While we were talking about this it came to light that one of the theses that we're looking at for the TheOREM-ICE project has a rather unusual embargo requirement. The thesis is OK to go on the web apart from the acknowledgements section which is apparently considered by the author to be a private matter. The solution we came up with will deal with that.

Here it is:

In ICE each chapter/part of the document will be a separate document, in Word or OpenOffice.org writer, as per the way ICE does courseware. This is much safer for book-length content than trying to use Word on a single file, anyway.

The candidate will enter embargo information into each chapter using the techniques outlined in our jointpaper that Jim Downing recently delivered at the IDCC conference in Edinburgh. That is, at the top of each file will be a place to put some embargo information. We have to work out how this will look but it will be something like:

+--------------------------------------+--------------------------------------+ | Embargo period (in months) | 6 | | | | | - Leave blank or put zero for no | | | embargo | | | | | | - Put -1 for indefinite embargo | | +--------------------------------------+--------------------------------------+ | Embargo manager (optional) | http://ptsefton.com/pt | +--------------------------------------+--------------------------------------+

This is human readable, so it will give cues to supervisors and examiners about how the data are to be treated, but it will also be machine readable so that downstream systems can be used to enforce the embargos.

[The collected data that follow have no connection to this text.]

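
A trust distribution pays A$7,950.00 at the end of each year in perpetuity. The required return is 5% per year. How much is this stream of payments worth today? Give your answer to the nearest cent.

Periodic rate r = 0.05 per year.
Level perpetuity: PV = PMT / r = 7,950 / (0.05) = A$159,000.00.

A$159,000.00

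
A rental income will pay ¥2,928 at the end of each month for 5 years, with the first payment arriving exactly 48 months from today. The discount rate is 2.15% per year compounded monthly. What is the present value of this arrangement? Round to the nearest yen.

Ordinary annuity of 60 payments, first payment at period 48.
Periodic rate r = 0.0215/12 per month; n is counted in months.
The ordinary-annuity PV formula values the stream one period before the first payment (period 47); discount that back 47 periods:
PV₀ = 2,928 × [1 − (1+r)^−60] / r × (1+r)^−47 = ¥152,996

¥152,996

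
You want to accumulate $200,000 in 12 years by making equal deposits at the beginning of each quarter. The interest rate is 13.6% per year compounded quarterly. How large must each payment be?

Level annuity due; solve FV = PMT × [((1+r)^n − 1)/r] × (1+r) for PMT.
Periodic rate r = 0.136/4 per quarter; n is counted in quarters.
With n = 48: PMT = 200,000 / ([((1+r)^n − 1)/r] × (1+r)) = $1,653.52

$1,653.52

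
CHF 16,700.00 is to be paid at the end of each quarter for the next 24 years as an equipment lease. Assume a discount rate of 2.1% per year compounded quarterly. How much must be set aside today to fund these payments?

This is an ordinary annuity: 96 payments of CHF 16,700.00 at the end of each quarter.
Periodic rate r = 0.021/4 per quarter; n is counted in quarters.
PV = PMT × [(1 − (1+r)^−n)/r] = 16,700 × [1 − (1+r)^−96] / r = CHF 1,256,774.06

CHF 1,256,774.06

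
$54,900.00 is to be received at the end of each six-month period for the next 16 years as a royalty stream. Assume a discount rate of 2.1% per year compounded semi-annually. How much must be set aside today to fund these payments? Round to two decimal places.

$1,485,562.40

This is an ordinary annuity: 32 payments of $54,900.00 at the end of each six-month period.
Periodic rate r = 0.021/2 per half-year; n is counted in half-years.
PV = PMT × [(1 − (1+r)^−n)/r] = 54,900 × [1 − (1+r)^−32] / r = $1,485,562.40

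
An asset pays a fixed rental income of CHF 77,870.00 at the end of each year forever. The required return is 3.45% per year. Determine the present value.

CHF 2,257,101.45

Periodic rate r = 0.0345 per year.
Level perpetuity: PV = PMT / r = 77,870 / (0.0345) = CHF 2,257,101.45.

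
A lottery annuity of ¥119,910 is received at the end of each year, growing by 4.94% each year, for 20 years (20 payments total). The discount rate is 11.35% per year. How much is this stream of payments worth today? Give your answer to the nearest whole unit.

¥1,299,174

Periodic rate r = 0.1135 per year.
Growing ordinary annuity: PV = PMT₁ × [1 − ((1+g)/(1+r))^n] / (r − g) = 119,910 × [1 − ((1+0.0494)/(1+r))^20] / (r − 0.0494) = ¥1,299,174.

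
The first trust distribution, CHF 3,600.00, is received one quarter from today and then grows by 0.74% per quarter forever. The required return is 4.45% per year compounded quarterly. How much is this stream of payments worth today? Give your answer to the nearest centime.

CHF 966,442.95

Periodic rate r = 0.0445/4 per quarter.
Growing perpetuity (Gordon): PV = PMT₁ / (r − g) = 3,600 / (r − 0.0074) = CHF 966,442.95.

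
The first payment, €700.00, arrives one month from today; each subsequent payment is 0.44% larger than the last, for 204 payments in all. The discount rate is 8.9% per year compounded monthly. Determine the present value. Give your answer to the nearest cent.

€106,187.74

Periodic rate r = 0.089/12 per month; n is counted in months.
Growing ordinary annuity: PV = PMT₁ × [1 − ((1+g)/(1+r))^n] / (r − g) = 700 × [1 − ((1+0.0044)/(1+r))^204] / (r − 0.0044) = €106,187.74.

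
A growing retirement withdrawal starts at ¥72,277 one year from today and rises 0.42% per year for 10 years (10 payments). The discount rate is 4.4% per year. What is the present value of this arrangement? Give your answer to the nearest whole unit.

Periodic rate r = 0.044 per year.
Growing ordinary annuity: PV = PMT₁ × [1 − ((1+g)/(1+r))^n] / (r − g) = 72,277 × [1 − ((1+0.0042)/(1+r))^10] / (r − 0.0042) = ¥584,846.

¥584,846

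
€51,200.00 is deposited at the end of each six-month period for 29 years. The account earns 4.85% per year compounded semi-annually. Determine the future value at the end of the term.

This is an ordinary annuity: 58 deposits of €51,200.00 at the end of each six-month period.
Periodic rate r = 0.0485/2 per half-year; n is counted in half-years.
FV = PMT × [((1+r)^n − 1)/r] = 51,200 × [(1+r)^58 − 1] / r = €6,362,975.32

€6,362,975.32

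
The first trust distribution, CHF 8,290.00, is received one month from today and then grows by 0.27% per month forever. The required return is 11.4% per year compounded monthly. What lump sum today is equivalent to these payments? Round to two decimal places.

Periodic rate r = 0.114/12 per month.
Growing perpetuity (Gordon): PV = PMT₁ / (r − g) = 8,290 / (r − 0.0027) = CHF 1,219,117.65.

CHF 1,219,117.65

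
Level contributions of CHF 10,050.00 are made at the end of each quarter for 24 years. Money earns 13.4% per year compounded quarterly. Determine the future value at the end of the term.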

The downstream system we have in mind to demonstrate this is The Fascinator, which was designed for just this sort of thing.

Once the thesis is awarded, someone in authority will be able to click the 'Make Public' button, which will push the content to an instance of The Fascinator using an OAI-ORE resource map to describe the contents of the thesis in excruciating detail including the metadata about embargoes. The Fascinator will index the embargo dates and enforce access controls using its normal approach of limit queries. That is, the guest account will always have a query like this added:

issue_date<=$todays_date and total_embargo=false

This says make sure that we only show things issued on or before today which are not under unconditional embargo. At the moment it seems like the simplest solution for embargo dates will be to use the Dublin Core issue date element. If an item has an issue date in the future then The Fascinator will refuse to serve it to guests.

The openId field in the metadata example above is a place to capture an identity that is controlled by the candidate so they can come back and manage embargoes later, after their local institutional login may have been turned off. We don't know how to store that metadata just yet.

We may not be able to implement all of this immediately because we're coming up to the silly season in Australia, but I'm sure that we will be able to demo parts of this scenario fairly quickly.